From the way the blog post reads I don't think the issue is that they can't make money with adverts, it states:
we can start running a bunch more ads
That seems to imply that adverts are a way for them to make the money they need, it's just one they want to avoid. Maybe they're sugar coating it because saying "if you don't pay up the site is dead" may come with PR problems, but that seems unlikely. My experience with internet advertising is not extensive, it's possible you're right but I think figures would be needed to understand that.
I think that if they want to really commit to the idea that reddit gold can support the site they need to have targets (A counter of the # of people that need to sign up this month), something that people can understand and associate with. If there's 50,000 people needed every month to be paying and it's at 40,000 people will be compelled to sign up to feel like they're contributing.

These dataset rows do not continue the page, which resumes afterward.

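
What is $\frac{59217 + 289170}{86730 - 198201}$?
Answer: $- \frac{116129}{37157} \approx -3.1254$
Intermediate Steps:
$\frac{59217 + 289170}{86730 - 198201} = \frac{348387}{-111471} = 348387 \left(- \frac{1}{111471}\right) = - \frac{116129}{37157}$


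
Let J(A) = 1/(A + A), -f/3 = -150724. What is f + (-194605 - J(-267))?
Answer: 137540779/534 ≈ 2.5757e+5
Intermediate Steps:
f = 452172 (f = -3*(-150724) = 452172)
J(A) = 1/(2*A)
f + (-194605 - J(-267)) = 452172 + (-194605 - 1/(2*(-267))) = 452172 + (-194605 - (-1)/(2*267)) = 452172 + (-194605 - 1*(-1/534)) = 452172 + (-194605 + 1/534) = 452172 - 103919069/534 = 137540779/534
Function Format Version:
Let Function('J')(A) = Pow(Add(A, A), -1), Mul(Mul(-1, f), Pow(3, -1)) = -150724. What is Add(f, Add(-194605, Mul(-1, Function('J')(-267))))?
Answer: Rational(137540779, 534) ≈ 2.5757e+5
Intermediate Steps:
f = 452172 (f = Mul(-3, -150724) = 452172)
Function('J')(A) = Mul(Rational(1, 2), Pow(A, -1)) (Function('J')(A) = Pow(Mul(2, A), -1) = Mul(Rational(1, 2), Pow(A, -1)))
Add(f, Add(-194605, Mul(-1, Function('J')(-267)))) = Add(452172, Add(-194605, Mul(-1, Mul(Rational(1, 2), Pow(-267, -1))))) = Add(452172, Add(-194605, Mul(-1, Mul(Rational(1, 2), Rational(-1, 267))))) = Add(452172, Add(-194605, Mul(-1, Rational(-1, 534)))) = Add(452172, Add(-194605, Rational(1, 534))) = Add(452172, Rational(-103919069, 534)) = Rational(137540779, 534)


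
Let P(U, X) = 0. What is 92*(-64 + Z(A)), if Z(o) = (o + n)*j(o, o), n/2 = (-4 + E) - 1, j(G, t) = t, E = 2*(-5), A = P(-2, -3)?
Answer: -5888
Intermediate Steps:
A = 0
E = -10
n = -30 (n = 2*((-4 - 10) - 1) = 2*(-14 - 1) = 2*(-15) = -30)
Z(o) = o*(-30 + o) (Z(o) = (o - 30)*o = (-30 + o)*o = o*(-30 + o))
92*(-64 + Z(A)) = 92*(-64 + 0*(-30 + 0)) = 92*(-64 + 0*(-30)) = 92*(-64 + 0) = 92*(-64) = -5888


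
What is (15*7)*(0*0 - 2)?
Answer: -210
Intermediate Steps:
(15*7)*(0*0 - 2) = 105*(0 - 2) = 105*(-2) = -210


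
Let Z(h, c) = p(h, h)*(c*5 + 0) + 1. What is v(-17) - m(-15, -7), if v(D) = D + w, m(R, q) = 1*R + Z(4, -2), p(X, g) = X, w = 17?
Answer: 54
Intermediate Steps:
Z(h, c) = 1 + 5*c*h (Z(h, c) = h*(c*5 + 0) + 1 = h*(5*c + 0) + 1 = h*(5*c) + 1 = 5*c*h + 1 = 1 + 5*c*h)
m(R, q) = -39 + R (m(R, q) = 1*R + (1 + 5*(-2)*4) = R + (1 - 40) = R - 39 = -39 + R)
v(D) = 17 + D (v(D) = D + 17 = 17 + D)
v(-17) - m(-15, -7) = (17 - 17) - (-39 - 15) = 0 - 1*(-54) = 0 + 54 = 54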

Looking at what reddit does, I seriously doubt this. They're not a "publication". They don't have to pay writers/journalists to create content, the content comes free. There are many ad-based sites that don't have that luxury. Event moderators come from the community, they're only significant costs is infrastructure and payroll. I use to work for a company that has a fraction of the uniques reddit gets (still in the millions a month though) and that 1) does a lot more then reddit as a product and 2) has significant other costs outside of salary and infrastructure and was still not in the red. Also, this wasn't shitty advertising, the ads were well monitored and we broke ties with networks/advertisers that we found continuously had crappy ads.

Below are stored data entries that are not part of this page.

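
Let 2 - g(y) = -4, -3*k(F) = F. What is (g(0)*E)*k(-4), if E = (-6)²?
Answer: 288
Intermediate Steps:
k(F) = -F/3
g(y) = 6 (g(y) = 2 - 1*(-4) = 2 + 4 = 6)
E = 36
(g(0)*E)*k(-4) = (6*36)*(-⅓*(-4)) = 216*(4/3) = 288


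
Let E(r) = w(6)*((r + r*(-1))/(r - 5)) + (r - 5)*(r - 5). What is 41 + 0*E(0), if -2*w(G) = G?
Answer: 41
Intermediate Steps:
w(G) = -G/2
E(r) = (-5 + r)² (E(r) = (-½*6)*((r + r*(-1))/(r - 5)) + (r - 5)*(r - 5) = -3*(r - r)/(-5 + r) + (-5 + r)*(-5 + r) = -0/(-5 + r) + (-5 + r)² = -3*0 + (-5 + r)² = 0 + (-5 + r)² = (-5 + r)²)
41 + 0*E(0) = 41 + 0*(-5 + 0)² = 41 + 0*(-5)² = 41 + 0*25 = 41 + 0 = 41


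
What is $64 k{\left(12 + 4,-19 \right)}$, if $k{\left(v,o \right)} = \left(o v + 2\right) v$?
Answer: $-309248$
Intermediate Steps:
$k{\left(v,o \right)} = v \left(2 + o v\right)$ ($k{\left(v,o \right)} = \left(2 + o v\right) v = v \left(2 + o v\right)$)
$64 k{\left(12 + 4,-19 \right)} = 64 \left(12 + 4\right) \left(2 - 19 \left(12 + 4\right)\right) = 64 \cdot 16 \left(2 - 304\right) = 64 \cdot 16 \left(-302\right) = 64 \left(-4832\right) = -309248$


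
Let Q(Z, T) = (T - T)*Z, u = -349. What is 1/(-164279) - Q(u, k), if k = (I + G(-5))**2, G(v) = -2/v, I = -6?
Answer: -1/164279 ≈ -6.0872e-6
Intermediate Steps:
k = 784/25 (k = (-6 - 2/(-5))**2 = (-6 - 2*(-1/5))**2 = (-6 + 2/5)**2 = (-28/5)**2 = 784/25 ≈ 31.360)
Q(Z, T) = 0 (Q(Z, T) = 0*Z = 0)
1/(-164279) - Q(u, k) = 1/(-164279) - 1*0 = -1/164279 + 0 = -1/164279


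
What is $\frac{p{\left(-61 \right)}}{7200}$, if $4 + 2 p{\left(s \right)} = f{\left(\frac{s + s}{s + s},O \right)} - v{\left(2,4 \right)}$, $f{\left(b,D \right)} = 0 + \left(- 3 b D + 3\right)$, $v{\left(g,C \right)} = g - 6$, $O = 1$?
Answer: $0$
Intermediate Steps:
$v{\left(g,C \right)} = -6 + g$ ($v{\left(g,C \right)} = g - 6 = -6 + g$)
$f{\left(b,D \right)} = 3 - 3 D b$ ($f{\left(b,D \right)} = 0 - \left(-3 + 3 D b\right) = 3 - 3 D b$)
$p{\left(s \right)} = 0$ ($p{\left(s \right)} = -2 + \frac{\left(3 - 3 \frac{s + s}{s + s}\right) - \left(-6 + 2\right)}{2} = -2 + \frac{\left(3 - 3 \frac{2 s}{2 s}\right) - -4}{2} = -2 + \frac{\left(3 - 3 \cdot 2 s \frac{1}{2 s}\right) + 4}{2} = -2 + \frac{\left(3 - 3 \cdot 1\right) + 4}{2} = -2 + \frac{\left(3 - 3\right) + 4}{2} = -2 + \frac{0 + 4}{2} = -2 + \frac{1}{2} \cdot 4 = -2 + 2 = 0$)
$\frac{p{\left(-61 \right)}}{7200} = \frac{0}{7200} = 0 \cdot \frac{1}{7200} = 0$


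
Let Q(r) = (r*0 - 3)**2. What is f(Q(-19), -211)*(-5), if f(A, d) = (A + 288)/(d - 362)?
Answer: 495/191 ≈ 2.5916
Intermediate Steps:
Q(r) = 9 (Q(r) = (0 - 3)**2 = (-3)**2 = 9)
f(A, d) = (288 + A)/(-362 + d)
f(Q(-19), -211)*(-5) = ((288 + 9)/(-362 - 211))*(-5) = (297/(-573))*(-5) = -1/573*297*(-5) = -99/191*(-5) = 495/191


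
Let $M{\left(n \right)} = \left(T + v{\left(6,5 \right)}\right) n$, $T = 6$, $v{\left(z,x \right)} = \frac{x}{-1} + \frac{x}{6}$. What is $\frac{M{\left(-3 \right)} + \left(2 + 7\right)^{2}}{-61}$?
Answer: $- \frac{151}{122} \approx -1.2377$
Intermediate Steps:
$v{\left(z,x \right)} = - \frac{5 x}{6}$ ($v{\left(z,x \right)} = x \left(-1\right) + x \frac{1}{6} = - x + \frac{x}{6} = - \frac{5 x}{6}$)
$M{\left(n \right)} = \frac{11 n}{6}$ ($M{\left(n \right)} = \left(6 - \frac{25}{6}\right) n = \frac{11 n}{6}$)
$\frac{M{\left(-3 \right)} + \left(2 + 7\right)^{2}}{-61} = \frac{\frac{11}{6} \left(-3\right) + \left(2 + 7\right)^{2}}{-61} = \left(- \frac{11}{2} + 9^{2}\right) \left(- \frac{1}{61}\right) = \left(- \frac{11}{2} + 81\right) \left(- \frac{1}{61}\right) = \frac{151}{2} \left(- \frac{1}{61}\right) = - \frac{151}{122}$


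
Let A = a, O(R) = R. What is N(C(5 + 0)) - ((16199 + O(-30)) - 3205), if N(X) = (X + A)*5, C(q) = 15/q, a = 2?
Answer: -12939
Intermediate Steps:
A = 2
N(X) = 10 + 5*X (N(X) = (X + 2)*5 = (2 + X)*5 = 10 + 5*X)
N(C(5 + 0)) - ((16199 + O(-30)) - 3205) = (10 + 5*(15/(5 + 0))) - ((16199 - 30) - 3205) = (10 + 5*(15/5)) - (16169 - 3205) = (10 + 5*(15*(⅕))) - 1*12964 = (10 + 5*3) - 12964 = (10 + 15) - 12964 = 25 - 12964 = -12939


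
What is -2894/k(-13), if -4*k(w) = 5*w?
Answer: -11576/65 ≈ -178.09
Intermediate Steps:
k(w) = -5*w/4
-2894/k(-13) = -2894/((-5/4*(-13))) = -2894/65/4 = -2894*4/65 = -11576/65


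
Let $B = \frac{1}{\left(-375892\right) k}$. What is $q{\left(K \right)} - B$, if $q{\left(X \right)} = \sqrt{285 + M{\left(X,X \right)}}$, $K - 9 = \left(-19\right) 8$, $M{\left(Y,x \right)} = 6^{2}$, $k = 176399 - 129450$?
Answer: $\frac{1}{17647753508} + \sqrt{321} \approx 17.916$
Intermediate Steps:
$k = 46949$
$M{\left(Y,x \right)} = 36$
$K = -143$ ($K = 9 - 152 = -143$)
$q{\left(X \right)} = \sqrt{321}$ ($q{\left(X \right)} = \sqrt{285 + 36} = \sqrt{321}$)
$B = - \frac{1}{17647753508}$ ($B = \frac{1}{\left(-375892\right) 46949} = \left(- \frac{1}{375892}\right) \frac{1}{46949} = - \frac{1}{17647753508} \approx -5.6664 \cdot 10^{-11}$)
$q{\left(K \right)} - B = \sqrt{321} - - \frac{1}{17647753508} = \sqrt{321} + \frac{1}{17647753508} = \frac{1}{17647753508} + \sqrt{321}$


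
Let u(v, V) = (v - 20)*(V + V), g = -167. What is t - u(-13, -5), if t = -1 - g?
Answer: -164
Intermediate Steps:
u(v, V) = 2*V*(-20 + v) (u(v, V) = (-20 + v)*(2*V) = 2*V*(-20 + v))
t = 166 (t = -1 - 1*(-167) = -1 + 167 = 166)
t - u(-13, -5) = 166 - 2*(-5)*(-20 - 13) = 166 - 2*(-5)*(-33) = 166 - 1*330 = 166 - 330 = -164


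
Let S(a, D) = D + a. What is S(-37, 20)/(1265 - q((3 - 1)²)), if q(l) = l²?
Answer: -17/1249 ≈ -0.013611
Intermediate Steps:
S(-37, 20)/(1265 - q((3 - 1)²)) = (20 - 37)/(1265 - ((3 - 1)²)²) = -17/(1265 - (2²)²) = -17/(1265 - 1*4²) = -17/(1265 - 1*16) = -17/(1265 - 16) = -17/1249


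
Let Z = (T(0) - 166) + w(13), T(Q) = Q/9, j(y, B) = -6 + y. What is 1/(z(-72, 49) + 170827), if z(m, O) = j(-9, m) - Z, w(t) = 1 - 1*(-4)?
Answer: 1/170973 ≈ 5.8489e-6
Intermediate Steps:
T(Q) = Q/9 (T(Q) = Q*(⅑) = Q/9)
w(t) = 5 (w(t) = 1 + 4 = 5)
Z = -161 (Z = ((⅑)*0 - 166) + 5 = (0 - 166) + 5 = -166 + 5 = -161)
z(m, O) = 146 (z(m, O) = (-6 - 9) - 1*(-161) = -15 + 161 = 146)
1/(z(-72, 49) + 170827) = 1/(146 + 170827) = 1/170973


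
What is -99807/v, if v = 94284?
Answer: -33269/31428 ≈ -1.0586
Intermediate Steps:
-99807/v = -99807/94284 = -99807*1/94284 = -33269/31428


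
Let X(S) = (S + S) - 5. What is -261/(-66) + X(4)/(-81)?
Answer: 2327/594 ≈ 3.9175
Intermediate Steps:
X(S) = -5 + 2*S (X(S) = 2*S - 5 = -5 + 2*S)
-261/(-66) + X(4)/(-81) = -261/(-66) + (-5 + 2*4)/(-81) = -261*(-1/66) + (-5 + 8)*(-1/81) = 87/22 + 3*(-1/81) = 87/22 - 1/27 = 2327/594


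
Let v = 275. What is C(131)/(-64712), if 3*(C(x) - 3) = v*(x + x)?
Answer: -72059/194136 ≈ -0.37118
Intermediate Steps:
C(x) = 3 + 550*x/3 (C(x) = 3 + (275*(x + x))/3 = 3 + (275*(2*x))/3 = 3 + (550*x)/3 = 3 + 550*x/3)
C(131)/(-64712) = (3 + (550/3)*131)/(-64712) = (3 + 72050/3)*(-1/64712) = (72059/3)*(-1/64712) = -72059/194136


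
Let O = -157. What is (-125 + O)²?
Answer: 79524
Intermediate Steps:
(-125 + O)² = (-125 - 157)² = (-282)² = 79524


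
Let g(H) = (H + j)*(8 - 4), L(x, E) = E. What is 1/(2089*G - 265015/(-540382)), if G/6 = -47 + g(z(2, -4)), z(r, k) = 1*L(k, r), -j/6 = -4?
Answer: 540382/386069700331 ≈ 1.3997e-6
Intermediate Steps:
j = 24 (j = -6*(-4) = 24)
z(r, k) = r (z(r, k) = 1*r = r)
g(H) = 96 + 4*H (g(H) = (H + 24)*(8 - 4) = (24 + H)*4 = 96 + 4*H)
G = 342 (G = 6*(-47 + (96 + 4*2)) = 6*(-47 + (96 + 8)) = 6*(-47 + 104) = 6*57 = 342)
1/(2089*G - 265015/(-540382)) = 1/(2089*342 - 265015/(-540382)) = 1/(714438 - 265015*(-1/540382)) = 1/(714438 + 265015/540382) = 1/(386069700331/540382) = 540382/386069700331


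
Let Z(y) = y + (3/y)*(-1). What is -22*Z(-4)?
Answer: 143/2 ≈ 71.500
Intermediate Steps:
Z(y) = y - 3/y
-22*Z(-4) = -22*(-4 - 3/(-4)) = -22*(-4 - 3*(-¼)) = -22*(-4 + ¾) = -22*(-13/4) = 143/2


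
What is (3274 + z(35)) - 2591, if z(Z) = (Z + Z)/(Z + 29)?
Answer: 21891/32 ≈ 684.09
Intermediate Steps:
z(Z) = 2*Z/(29 + Z) (z(Z) = (2*Z)/(29 + Z) = 2*Z/(29 + Z))
(3274 + z(35)) - 2591 = (3274 + 2*35/(29 + 35)) - 2591 = (3274 + 2*35/64) - 2591 = (3274 + 2*35*(1/64)) - 2591 = (3274 + 35/32) - 2591 = 104803/32 - 2591 = 21891/32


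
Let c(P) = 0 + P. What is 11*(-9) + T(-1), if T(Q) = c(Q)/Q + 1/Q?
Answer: -99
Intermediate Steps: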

There's also no control over the content. As an advertiser, I would be worried with where my ads may end up. With a traditional publication, I generally know the type of content that will come out and their policies.
For your publication, the writers will keep writing as their job, but if you upset the content generators at reddit, you'll lose your content source.
In general, monetization of a publication is a more proven model than monetization of user generated content.